The initiation interval of the main loop should be identified. To locate the initiation interval of the loop:

  1. Add the -v option to the AI Engine compiler to output a verbose report of kernel compilation.
  2. Open the kernel compilation log, for example, Work/aie/<COL_ROW>/<COL_ROW>.log.
  3. In the log, search keywords, such as do-loop, to find the initiation interval of the loop.
    An example result follows:
    HW do-loop #2821 in ".../fir_32tap_vector.cc", line 21: (loop #3) :
    critical cycle of length 130 : ...
    minimum length due to resources: 128
    scheduling HW do-loop #2821
    (algo 2) -> # cycles: ......
    NOTE: automatically decreased the number of used priority functions to 3 to reduce runtime
    -> # cycles: .....183 (exceeds -k 110) -> no folding: 183
    -> HW do-loop #2821 in ".../Vitis/<VERSION>/aietools/include/adf/stream/me/stream_utils.h", line 870: (loop #3) : 183 cycles
    where:
    • The initiation interval of the loop is 183. This means that a sample is produced in roughly 183/32~=6 cycles.
    • The message (exceeds -k 110) -> no folding indicates that the scheduler is not attempting software pipelining because the loop cycle count exceeds a limit.
  4. To override the loop cycle limit, add a user constraint, such as --Xchess="fir_32tap_vector:backend.mist2.maxfoldk=200" to the AI Engine compiler.

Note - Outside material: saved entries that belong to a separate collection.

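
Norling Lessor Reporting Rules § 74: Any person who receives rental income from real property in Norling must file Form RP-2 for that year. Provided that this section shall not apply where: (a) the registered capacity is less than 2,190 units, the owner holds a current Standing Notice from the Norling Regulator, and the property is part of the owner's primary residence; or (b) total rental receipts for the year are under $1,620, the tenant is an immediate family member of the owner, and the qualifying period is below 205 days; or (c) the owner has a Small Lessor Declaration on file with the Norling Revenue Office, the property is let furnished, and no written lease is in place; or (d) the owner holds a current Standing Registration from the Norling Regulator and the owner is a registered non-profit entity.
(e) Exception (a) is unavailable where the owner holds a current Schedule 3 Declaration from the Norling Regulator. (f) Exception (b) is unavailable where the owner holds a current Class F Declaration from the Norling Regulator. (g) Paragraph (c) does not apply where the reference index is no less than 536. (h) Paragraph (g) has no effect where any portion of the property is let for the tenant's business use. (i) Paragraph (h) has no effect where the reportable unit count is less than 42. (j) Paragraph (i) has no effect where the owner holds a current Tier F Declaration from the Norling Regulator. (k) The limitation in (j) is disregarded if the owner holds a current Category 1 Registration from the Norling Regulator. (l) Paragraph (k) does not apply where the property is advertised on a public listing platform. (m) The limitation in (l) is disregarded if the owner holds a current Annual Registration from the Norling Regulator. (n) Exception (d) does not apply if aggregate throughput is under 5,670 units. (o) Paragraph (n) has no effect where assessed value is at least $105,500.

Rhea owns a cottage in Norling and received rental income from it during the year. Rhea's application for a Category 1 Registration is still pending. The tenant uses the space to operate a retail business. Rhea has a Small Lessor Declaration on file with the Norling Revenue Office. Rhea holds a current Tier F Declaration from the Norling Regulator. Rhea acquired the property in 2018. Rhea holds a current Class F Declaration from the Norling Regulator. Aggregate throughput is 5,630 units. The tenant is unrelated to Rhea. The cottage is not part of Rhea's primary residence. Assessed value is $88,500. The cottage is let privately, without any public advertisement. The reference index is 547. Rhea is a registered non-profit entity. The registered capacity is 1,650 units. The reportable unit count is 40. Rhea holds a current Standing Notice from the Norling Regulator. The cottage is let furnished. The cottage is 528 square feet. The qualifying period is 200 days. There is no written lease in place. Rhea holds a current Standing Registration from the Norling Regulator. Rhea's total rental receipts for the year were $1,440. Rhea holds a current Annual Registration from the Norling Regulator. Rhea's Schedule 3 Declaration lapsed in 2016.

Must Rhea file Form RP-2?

No — exception (c) applies; Rhea is not required to file Form RP-2.

Exception (a) requires that the property is part of the owner's primary residence; but the cottage is not part of the primary residence, so (a) is unavailable.
Exception (b) requires that the tenant is an immediate family member of the owner; but the tenant is unrelated to the owner, so (b) is unavailable.
Exception (c) is satisfied on its face — a Small Lessor Declaration is on file; the property is let furnished; there is no written lease. Under paragraphs (g)–(m): (g) is triggered (the reference index is 547, meeting the 536 threshold), but is itself disapplied by (h): (h) operates against (g): the space is let for business use. (i) would limit (h) — the reportable unit count is 40, less than the 42 limit — but (j) sets (i) aside: (j) operates against (i): a current Tier F Declaration is held. (k) is not triggered (the Category 1 Registration is not current), so (j) stands. (c) remains available.
All of (d)'s requirements are met (a current Standing Registration is held; Rhea is a registered non-profit). Turning to paragraphs (n)–(o): (n) is triggered — aggregate throughput is 5,630 units, under the 5,670 units limit. (o), which would lift (n), is not triggered — assessed value is $88,500, short of $105,500. So (d) is unavailable.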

    The example result is then as follows:

    (resume algo)	  -> after folding: 160  (folded over 1 iterations)
      -> HW do-loop #3518 in ".../Vitis/<VERSION>/aietools/include/adf/stream/me/stream_utils.h", line 277: (loop #3) : 160 cycles
    where, the software requires roughly 160/32=5 cycles to produce a sample.
    Note: The exact number of cycles may fluctuate slightly based on the specific compiler settings and the version of the compiler being used. However, the analysis techniques described in this section remain relevant and applicable regardless of these variations.